When have something to lose
Such a change of priorities is one of the most correct things in the world. Economist Nassim Taleb talks about the concept of participation of the company's management in its capital, and every entrepreneur knows exactly what he means. Nothing sharpens your attention and clarifies thoughts, like an understanding of the fact that something more than pride in being right is at stake. Nothing helps in obtaining valuable information from people who have a completely different opinion than the need to develop and implement an idea.
Don't get me wrong, I'm a man of ideas. Being philosophized is my favorite pastime. But the best philosophers are those who do not limit themselves only to mental experiments, but also test their ideas in practice. Ideas that seem to be winning in mental models are not enough. Those thinkers who have stepped further and turned their ideas into reality have real influence.

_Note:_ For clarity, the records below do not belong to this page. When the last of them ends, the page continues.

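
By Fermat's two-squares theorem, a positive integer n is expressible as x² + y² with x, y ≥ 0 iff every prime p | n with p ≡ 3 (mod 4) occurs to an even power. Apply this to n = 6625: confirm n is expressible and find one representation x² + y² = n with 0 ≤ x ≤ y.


Step 1: Factor n = 6625 = 5^3 · 53.
Step 2: Check the mod-4 condition on each prime factor: 5 ≡ 1 (mod 4), exponent 3; 53 ≡ 1 (mod 4), exponent 1.
All primes ≡ 3 (mod 4) appear to even exponent (or don't appear), so by the two-squares theorem n IS expressible as a sum of two squares.
Step 3: Build a representation. Group n = k² · m with k = 5 and m = 5 · 53 = 265 (a product of primes ≡ 1 (mod 4)); a representation of m scales to one of n via (k·x)² + (k·y)² = k²(x² + y²). Each prime p ≡ 1 (mod 4) is itself a sum of two squares; find a² by testing p − a² for a perfect square:
  5: 5 − 1² = 4 = 2² ⇒ 5 = 1² + 2².
  53: 53 − 1² = 52, 53 − 2² = 49 = 7² ⇒ 53 = 2² + 7².
  Combine using the Brahmagupta–Fibonacci identity (a² + b²)(c² + d²) = (ac − bd)² + (ad + bc)² = (ac + bd)² + (ad − bc)²:
  5 · 53 = 265: from (1² + 2²)(2² + 7²), take (1·2 − 2·7, 1·7 + 2·2) = (2 − 14, 7 + 4) = (-12, 11); dropping signs (only squares matter) gives (12, 11); check 12² + 11² = 144 + 121 = 265 ✓.
  Scale by k = 5: (5·12, 5·11) = (60, 55).
Step 4: Order so x ≤ y and verify: 55² + 60² = 3025 + 3600 = 6625 = n. ✓

n = 6625 = 55² + 60² (one valid representation with x ≤ y).


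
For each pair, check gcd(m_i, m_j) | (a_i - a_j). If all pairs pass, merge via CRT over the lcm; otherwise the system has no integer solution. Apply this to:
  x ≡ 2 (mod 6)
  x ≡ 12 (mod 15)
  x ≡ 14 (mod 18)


Moduli 6, 15, 18 are not pairwise coprime, so CRT works modulo lcm(m_i) when all pairwise compatibility conditions hold.
Pairwise compatibility: gcd(m_i, m_j) must divide a_i - a_j for every pair.
Merge one congruence at a time:
  Start: x ≡ 2 (mod 6).
  Combine with x ≡ 12 (mod 15): gcd(6, 15) = 3, and 12 - 2 = 10 is NOT divisible by 3.
    ⇒ system is inconsistent (no integer solution).

No solution (the system is inconsistent).


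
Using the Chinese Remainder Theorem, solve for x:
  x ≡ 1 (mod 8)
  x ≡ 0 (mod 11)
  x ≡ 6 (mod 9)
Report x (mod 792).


Moduli 8, 11, 9 are pairwise coprime; by CRT there is a unique solution modulo M = 8 · 11 · 9 = 792.
Solve pairwise, accumulating the modulus:
  Start with x ≡ 1 (mod 8).
  Combine with x ≡ 0 (mod 11): since gcd(8, 11) = 1, we get a unique residue mod 88.
    Write x = 1 + 8·t and substitute into x ≡ 0 (mod 11): 8·t ≡ 0 − 1 = -1 (mod 11).
    Reduce coefficients mod 11: 8·t ≡ 10 (mod 11).
    The inverse of 8 mod 11 is 7 (since 8·7 = 56 = 5·11 + 1), so t ≡ 7·10 = 70 ≡ 4 (mod 11).
    Then x = 1 + 8·4 = 33, valid modulo lcm(8, 11) = 88: x ≡ 33 (mod 88).
  Combine with x ≡ 6 (mod 9): since gcd(88, 9) = 1, we get a unique residue mod 792.
    Write x = 33 + 88·t and substitute into x ≡ 6 (mod 9): 88·t ≡ 6 − 33 = -27 (mod 9).
    Reduce coefficients mod 9: 7·t ≡ 0 (mod 9).
    The inverse of 7 mod 9 is 4 (since 7·4 = 28 = 3·9 + 1), so t ≡ 4·0 = 0 ≡ 0 (mod 9).
    Then x = 33 + 88·0 = 33, valid modulo lcm(88, 9) = 792: x ≡ 33 (mod 792).
Verify: 33 mod 8 = 1 ✓, 33 mod 11 = 0 ✓, 33 mod 9 = 6 ✓.

x ≡ 33 (mod 792).


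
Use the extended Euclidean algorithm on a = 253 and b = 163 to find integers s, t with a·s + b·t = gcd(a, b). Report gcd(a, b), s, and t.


Euclidean algorithm on (253, 163) — divide until remainder is 0:
  253 = 1 · 163 + 90
  163 = 1 · 90 + 73
  90 = 1 · 73 + 17
  73 = 4 · 17 + 5
  17 = 3 · 5 + 2
  5 = 2 · 2 + 1
  2 = 2 · 1 + 0
gcd(253, 163) = 1.
Track Bezout coefficients alongside the remainders: start with r₀ = 253 = a·1 + b·0 (s = 1, t = 0) and r₁ = 163 = a·0 + b·1 (s = 0, t = 1); each new remainder r_{k+1} = r_{k-1} − q_k·r_k inherits s_{k+1} = s_{k-1} − q_k·s_k, t_{k+1} = t_{k-1} − q_k·t_k, so r_k = a·s_k + b·t_k at every step:
  q = 1: r = 90, s = 1 − 1·0 = 1, t = 0 − 1·1 = -1  (check: 253·1 + 163·(-1) = 90)
  q = 1: r = 73, s = 0 − 1·1 = -1, t = 1 − 1·(-1) = 2  (check: 253·(-1) + 163·2 = 73)
  q = 1: r = 17, s = 1 − 1·(-1) = 2, t = -1 − 1·2 = -3  (check: 253·2 + 163·(-3) = 17)
  q = 4: r = 5, s = -1 − 4·2 = -9, t = 2 − 4·(-3) = 14  (check: 253·(-9) + 163·14 = 5)
  q = 3: r = 2, s = 2 − 3·(-9) = 29, t = -3 − 3·14 = -45  (check: 253·29 + 163·(-45) = 2)
  q = 2: r = 1, s = -9 − 2·29 = -67, t = 14 − 2·(-45) = 104  (check: 253·(-67) + 163·104 = 1)
The row with r = 1 (the gcd) gives the Bezout coefficients s = -67, t = 104.
Result: 253 · (-67) + 163 · (104) = 1.

gcd(253, 163) = 1; s = -67, t = 104 (check: 253·(-67) + 163·104 = 1).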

Entrepreneurship is a philosophy in action.Use the extra value test
Attempts to turn each idea into a business model serve as good training. Do you think that people eat too many carbohydrates, and thanks to your diet they would be happier and health better? If you are right, then your design has value. Can you convey this value to others and calculate your income? Do you think people watch television too much? What kind of need are they trying to satisfy, and what other services could be a better alternative? Can you create them? And sell?
I do not claim that the construction of hypotheses without further action is worth nothing. All actions begin with imagination. I believe that every idea can be sharpened if you force yourself to present it as a model that creates a certain value. Not every idea makes a profit, and that's fine. At the same time, monetization is not a lower form of life and does not apply to curses. This is nothing but a form of presenting the value that your idea creates for people. The practice of implementing theories in the form of business models will reveal the weaknesses of the idea or demonstrate that it is incredibly good - so much so that you will have an overwhelming desire to realize it.
Less talk
Nowadays, there are endless possibilities for entrepreneurial activity, and turning an idea into a business today can be easier and cheaper than ever. But the boundless ocean of information and the abundance of sites where ideas can be discussed, presents difficulties for those who like to reflect and persuades us to remain forever in the world of speculations, avoiding the realization of our ideas.
If you want to change the world and your own life, then you can’t stop at ideas. The rebirth of these ideas into what causes the response of the market is the most difficult journey that you can think of. But believe me, it's worth it. Just get started!